Any help or suggestions would be appreciated...full version of what I thought was right posted here for clarity:
#!/Library/Frameworks/Python.framework/Versions/3.5/bin/python3
import pandas as pd
import numpy as np
from patsy import dmatrices
from sklearn.linear_model import LogisticRegression
from sklearn import preprocessing
from sklearn.cross_validation import train_test_split, cross_val_score
from sklearn import metrics
import sklearn_pandas
#
# load traing data taken from 2 years of strava rides
df = pd.DataFrame.from_csv("gear_train.csv")
#
# Prepare data for logistic regression
#
y, X = dmatrices('gear ~ distance + moving_time + total_elevation_gain + average_speed + max_speed + average_cadence + has_heartrate + device_watts', df, return_type="dataframe")
#
# Fix up y to be a flattened array of 1 column (binary array?)
#
lb = preprocessing.LabelBinarizer()
api_y = lb.fit_transform(df['gear'])
y = pd.DataFrame(api_y)
y = np.ravel(y)
#
# run the logistic regression
#
model = LogisticRegression()
model = model.fit(X, y)
score = model.score(X, y)
#
# evaluate the model by splitting into training and testing data sets
#
X_train, X_test, y_train, y_test = train_test_split(X, y, test_size=0.3, random_state=0)

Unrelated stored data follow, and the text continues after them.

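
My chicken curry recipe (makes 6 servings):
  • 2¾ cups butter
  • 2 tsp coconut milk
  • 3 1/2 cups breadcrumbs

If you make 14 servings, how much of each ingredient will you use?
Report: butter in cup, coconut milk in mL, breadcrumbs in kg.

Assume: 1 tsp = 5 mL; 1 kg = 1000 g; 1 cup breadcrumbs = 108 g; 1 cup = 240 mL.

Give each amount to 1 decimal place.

butter: 6.4 cup; coconut milk: 23.3 mL; breadcrumbs: 0.9 kg

Scaling factor: 14/6 = 7/3.
butter: 2.75 cup × 7/3 ≈ 6.4 cup
coconut milk: 2 tsp × 7/3 × 5 mL/tsp ≈ 23.3 mL
breadcrumbs: 3.5 cup × 7/3 × 108 g/cup ÷ 1000 g/kg ≈ 0.9 kg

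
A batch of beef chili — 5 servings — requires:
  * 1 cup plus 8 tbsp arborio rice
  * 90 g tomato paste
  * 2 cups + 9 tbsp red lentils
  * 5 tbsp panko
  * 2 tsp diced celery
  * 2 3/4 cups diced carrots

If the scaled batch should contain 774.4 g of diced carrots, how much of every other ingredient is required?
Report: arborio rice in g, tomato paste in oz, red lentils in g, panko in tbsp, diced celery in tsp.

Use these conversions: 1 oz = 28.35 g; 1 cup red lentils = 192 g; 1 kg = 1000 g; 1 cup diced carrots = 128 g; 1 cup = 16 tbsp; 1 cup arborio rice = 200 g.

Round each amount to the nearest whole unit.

The original recipe has 352 g of diced carrots, so the scaling factor is 774.4 ÷ 352 = 11/5 = 2.2.
arborio rice: (1 cup + 8 tbsp = 1.5 cup) × 11/5 × 200 g/cup = 660 g
tomato paste: 90 g × 11/5 ÷ 28.35 g/oz ≈ 7 oz
red lentils: (2 cup + 9 tbsp = 2.5625 cup) × 11/5 × 192 g/cup ≈ 1082 g
panko: 5 tbsp × 11/5 = 11 tbsp
diced celery: 2 tsp × 11/5 ≈ 4 tsp

arborio rice: 660 g; tomato paste: 7 oz; red lentils: 1082 g; panko: 11 tbsp; diced celery: 4 tsp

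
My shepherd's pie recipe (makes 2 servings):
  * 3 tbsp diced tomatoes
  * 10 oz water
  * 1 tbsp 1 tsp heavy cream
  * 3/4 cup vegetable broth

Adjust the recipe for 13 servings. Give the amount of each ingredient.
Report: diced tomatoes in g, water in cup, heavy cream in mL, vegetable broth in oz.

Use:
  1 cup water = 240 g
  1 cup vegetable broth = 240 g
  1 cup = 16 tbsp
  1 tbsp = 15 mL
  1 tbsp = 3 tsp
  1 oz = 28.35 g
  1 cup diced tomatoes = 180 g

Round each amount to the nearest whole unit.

Scaling factor: 13/2 = 6.5.
diced tomatoes: 3 tbsp × 13/2 ÷ 16 tbsp/cup × 180 g/cup ≈ 219 g
water: 10 oz × 13/2 × 28.35 g/oz ÷ 240 g/cup ≈ 8 cup
heavy cream: (1 tbsp + 1 tsp = 4/3 tbsp) × 13/2 × 15 mL/tbsp = 130 mL
vegetable broth: 0.75 cup × 13/2 × 240 g/cup ÷ 28.35 g/oz ≈ 41 oz

diced tomatoes: 219 g; water: 8 cup; heavy cream: 130 mL; vegetable broth: 41 oz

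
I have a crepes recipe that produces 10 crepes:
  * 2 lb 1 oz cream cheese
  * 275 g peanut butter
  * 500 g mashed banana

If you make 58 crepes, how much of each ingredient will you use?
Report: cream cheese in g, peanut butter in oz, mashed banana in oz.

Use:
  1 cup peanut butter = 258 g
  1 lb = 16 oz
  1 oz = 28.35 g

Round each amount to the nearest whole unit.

cream cheese: 5426 g; peanut butter: 56 oz; mashed banana: 102 oz

Scaling factor: 58/10 = 29/5 = 5.8.
cream cheese: (2 lb + 1 oz = 2.0625 lb) × 29/5 × 16 oz/lb × 28.35 g/oz ≈ 5426 g
peanut butter: 275 g × 29/5 ÷ 28.35 g/oz ≈ 56 oz
mashed banana: 500 g × 29/5 ÷ 28.35 g/oz ≈ 102 oz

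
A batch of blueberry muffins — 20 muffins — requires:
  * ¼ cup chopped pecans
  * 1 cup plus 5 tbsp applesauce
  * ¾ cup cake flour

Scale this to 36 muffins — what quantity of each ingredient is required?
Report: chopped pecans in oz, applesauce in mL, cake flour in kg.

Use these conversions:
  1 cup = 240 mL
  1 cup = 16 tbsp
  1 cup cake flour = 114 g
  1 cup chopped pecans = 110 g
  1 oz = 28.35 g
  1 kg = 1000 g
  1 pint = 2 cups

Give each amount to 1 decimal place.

Scaling factor: 36/20 = 9/5 = 1.8.
chopped pecans: 0.25 cup × 9/5 × 110 g/cup ÷ 28.35 g/oz ≈ 1.7 oz
applesauce: (1 cup + 5 tbsp = 1.3125 cup) × 9/5 × 240 mL/cup = 567.0 mL
cake flour: 0.75 cup × 9/5 × 114 g/cup ÷ 1000 g/kg ≈ 0.2 kg

chopped pecans: 1.7 oz; applesauce: 567.0 mL; cake flour: 0.2 kg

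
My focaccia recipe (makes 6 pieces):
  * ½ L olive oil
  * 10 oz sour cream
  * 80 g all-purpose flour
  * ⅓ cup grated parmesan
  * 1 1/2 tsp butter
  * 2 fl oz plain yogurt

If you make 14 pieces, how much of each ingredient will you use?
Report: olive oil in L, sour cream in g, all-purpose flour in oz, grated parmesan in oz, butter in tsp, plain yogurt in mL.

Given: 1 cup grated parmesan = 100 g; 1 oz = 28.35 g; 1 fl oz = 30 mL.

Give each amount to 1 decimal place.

Scaling factor: 14/6 = 7/3.
olive oil: 0.5 L × 7/3 ≈ 1.2 L
sour cream: 10 oz × 7/3 × 28.35 g/oz = 661.5 g
all-purpose flour: 80 g × 7/3 ÷ 28.35 g/oz ≈ 6.6 oz
grated parmesan: 1/3 cup × 7/3 × 100 g/cup ÷ 28.35 g/oz ≈ 2.7 oz
butter: 1.5 tsp × 7/3 = 3.5 tsp
plain yogurt: 2 fl oz × 7/3 × 30 mL/fl oz = 140.0 mL

olive oil: 1.2 L; sour cream: 661.5 g; all-purpose flour: 6.6 oz; grated parmesan: 2.7 oz; butter: 3.5 tsp; plain yogurt: 140.0 mL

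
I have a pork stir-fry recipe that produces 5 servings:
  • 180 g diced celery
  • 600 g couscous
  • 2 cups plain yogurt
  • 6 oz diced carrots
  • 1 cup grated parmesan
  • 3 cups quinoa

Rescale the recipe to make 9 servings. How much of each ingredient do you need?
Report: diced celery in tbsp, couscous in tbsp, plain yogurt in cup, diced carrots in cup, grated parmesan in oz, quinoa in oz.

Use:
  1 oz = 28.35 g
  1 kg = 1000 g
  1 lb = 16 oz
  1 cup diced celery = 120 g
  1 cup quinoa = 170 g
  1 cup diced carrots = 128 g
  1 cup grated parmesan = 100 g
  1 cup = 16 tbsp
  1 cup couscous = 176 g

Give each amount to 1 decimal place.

Scaling factor: 9/5 = 1.8.
diced celery: 180 g × 9/5 ÷ 120 g/cup × 16 tbsp/cup = 43.2 tbsp
couscous: 600 g × 9/5 ÷ 176 g/cup × 16 tbsp/cup ≈ 98.2 tbsp
plain yogurt: 2 cup × 9/5 = 3.6 cup
diced carrots: 6 oz × 9/5 × 28.35 g/oz ÷ 128 g/cup ≈ 2.4 cup
grated parmesan: 1 cup × 9/5 × 100 g/cup ÷ 28.35 g/oz ≈ 6.3 oz
quinoa: 3 cup × 9/5 × 170 g/cup ÷ 28.35 g/oz ≈ 32.4 oz

diced celery: 43.2 tbsp; couscous: 98.2 tbsp; plain yogurt: 3.6 cup; diced carrots: 2.4 cup; grated parmesan: 6.3 oz; quinoa: 32.4 oz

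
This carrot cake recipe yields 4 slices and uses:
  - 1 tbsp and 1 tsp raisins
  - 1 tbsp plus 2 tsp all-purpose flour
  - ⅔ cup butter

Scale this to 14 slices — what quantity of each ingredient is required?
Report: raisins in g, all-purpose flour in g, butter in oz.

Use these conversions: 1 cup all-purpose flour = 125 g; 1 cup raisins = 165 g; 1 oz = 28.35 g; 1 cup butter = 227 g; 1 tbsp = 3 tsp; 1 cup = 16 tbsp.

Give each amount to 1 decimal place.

raisins: 48.1 g; all-purpose flour: 45.6 g; butter: 18.7 oz

Scaling factor: 14/4 = 7/2 = 3.5.
raisins: (1 tbsp + 1 tsp = 4/3 tbsp) × 7/2 ÷ 16 tbsp/cup × 165 g/cup ≈ 48.1 g
all-purpose flour: (1 tbsp + 2 tsp = 5/3 tbsp) × 7/2 ÷ 16 tbsp/cup × 125 g/cup ≈ 45.6 g
butter: 2/3 cup × 7/2 × 227 g/cup ÷ 28.35 g/oz ≈ 18.7 oz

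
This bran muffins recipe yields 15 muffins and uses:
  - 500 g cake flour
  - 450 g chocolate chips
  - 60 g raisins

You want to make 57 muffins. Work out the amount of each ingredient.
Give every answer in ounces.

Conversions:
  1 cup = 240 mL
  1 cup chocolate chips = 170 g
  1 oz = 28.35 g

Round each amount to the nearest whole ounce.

cake flour: 67 oz; chocolate chips: 60 oz; raisins: 8 oz

Scaling factor: 57/15 = 19/5 = 3.8.
cake flour: 500 g × 19/5 ÷ 28.35 g/oz ≈ 67 oz
chocolate chips: 450 g × 19/5 ÷ 28.35 g/oz ≈ 60 oz
raisins: 60 g × 19/5 ÷ 28.35 g/oz ≈ 8 oz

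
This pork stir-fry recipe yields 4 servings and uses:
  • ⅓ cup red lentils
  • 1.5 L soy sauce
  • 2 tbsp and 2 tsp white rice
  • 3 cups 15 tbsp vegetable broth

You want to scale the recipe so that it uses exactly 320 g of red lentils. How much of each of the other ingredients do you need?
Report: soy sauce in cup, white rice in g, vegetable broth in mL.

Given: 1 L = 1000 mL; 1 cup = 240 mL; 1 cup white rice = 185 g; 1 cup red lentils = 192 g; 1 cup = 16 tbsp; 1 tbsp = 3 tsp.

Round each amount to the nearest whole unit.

soy sauce: 31 cup; white rice: 154 g; vegetable broth: 4725 mL

The original recipe has 64 g of red lentils, so the scaling factor is 320 ÷ 64 = 5.
soy sauce: 1.5 L × 5 × 1000 mL/L ÷ 240 mL/cup ≈ 31 cup
white rice: (2 tbsp + 2 tsp = 8/3 tbsp) × 5 ÷ 16 tbsp/cup × 185 g/cup ≈ 154 g
vegetable broth: (3 cup + 15 tbsp = 3.9375 cup) × 5 × 240 mL/cup = 4725 mL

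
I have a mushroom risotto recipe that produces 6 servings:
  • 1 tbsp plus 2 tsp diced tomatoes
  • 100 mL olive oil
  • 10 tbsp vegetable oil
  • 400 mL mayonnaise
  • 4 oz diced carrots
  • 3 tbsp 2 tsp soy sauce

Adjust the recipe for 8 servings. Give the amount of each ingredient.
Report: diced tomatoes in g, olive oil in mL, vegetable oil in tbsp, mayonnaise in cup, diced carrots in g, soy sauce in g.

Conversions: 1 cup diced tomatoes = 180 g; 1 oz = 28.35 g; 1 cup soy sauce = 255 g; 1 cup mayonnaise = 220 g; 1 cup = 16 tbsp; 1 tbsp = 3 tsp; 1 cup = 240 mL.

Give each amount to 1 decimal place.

Scaling factor: 8/6 = 4/3.
diced tomatoes: (1 tbsp + 2 tsp = 5/3 tbsp) × 4/3 ÷ 16 tbsp/cup × 180 g/cup = 25.0 g
olive oil: 100 mL × 4/3 ≈ 133.3 mL
vegetable oil: 10 tbsp × 4/3 ≈ 13.3 tbsp
mayonnaise: 400 mL × 4/3 ÷ 240 mL/cup ≈ 2.2 cup
diced carrots: 4 oz × 4/3 × 28.35 g/oz = 151.2 g
soy sauce: (3 tbsp + 2 tsp = 11/3 tbsp) × 4/3 ÷ 16 tbsp/cup × 255 g/cup ≈ 77.9 g

diced tomatoes: 25.0 g; olive oil: 133.3 mL; vegetable oil: 13.3 tbsp; mayonnaise: 2.2 cup; diced carrots: 151.2 g; soy sauce: 77.9 g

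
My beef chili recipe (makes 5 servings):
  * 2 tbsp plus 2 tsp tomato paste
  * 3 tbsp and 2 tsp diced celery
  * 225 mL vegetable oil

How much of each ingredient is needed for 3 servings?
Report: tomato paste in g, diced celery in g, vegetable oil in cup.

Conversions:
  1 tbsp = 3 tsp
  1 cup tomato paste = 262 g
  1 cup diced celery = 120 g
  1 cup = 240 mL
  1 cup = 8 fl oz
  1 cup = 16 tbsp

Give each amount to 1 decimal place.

Scaling factor: 3/5 = 0.6.
tomato paste: (2 tbsp + 2 tsp = 8/3 tbsp) × 3/5 ÷ 16 tbsp/cup × 262 g/cup = 26.2 g
diced celery: (3 tbsp + 2 tsp = 11/3 tbsp) × 3/5 ÷ 16 tbsp/cup × 120 g/cup = 16.5 g
vegetable oil: 225 mL × 3/5 ÷ 240 mL/cup ≈ 0.6 cup

tomato paste: 26.2 g; diced celery: 16.5 g; vegetable oil: 0.6 cup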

model2 = LogisticRegression()
model2.fit(X_train, y_train)
predicted = model2.predict(X_test)
print("predicted="+repr(lb2.inverse_transform(predicted)))
print(metrics.classification_report(y_test, predicted))
#
# do a 10-fold CV test to see if this model holds up
#
scores = cross_val_score(LogisticRegression(), X, y, scoring='accuracy', cv=10)
print(scores.mean())enter code here
The root cause of my problem was y field contained string values instead of numeric. For example b12345 as a key instead of 12345. Once I changed that to use LabelEncoding and Decoding it worked like a champ.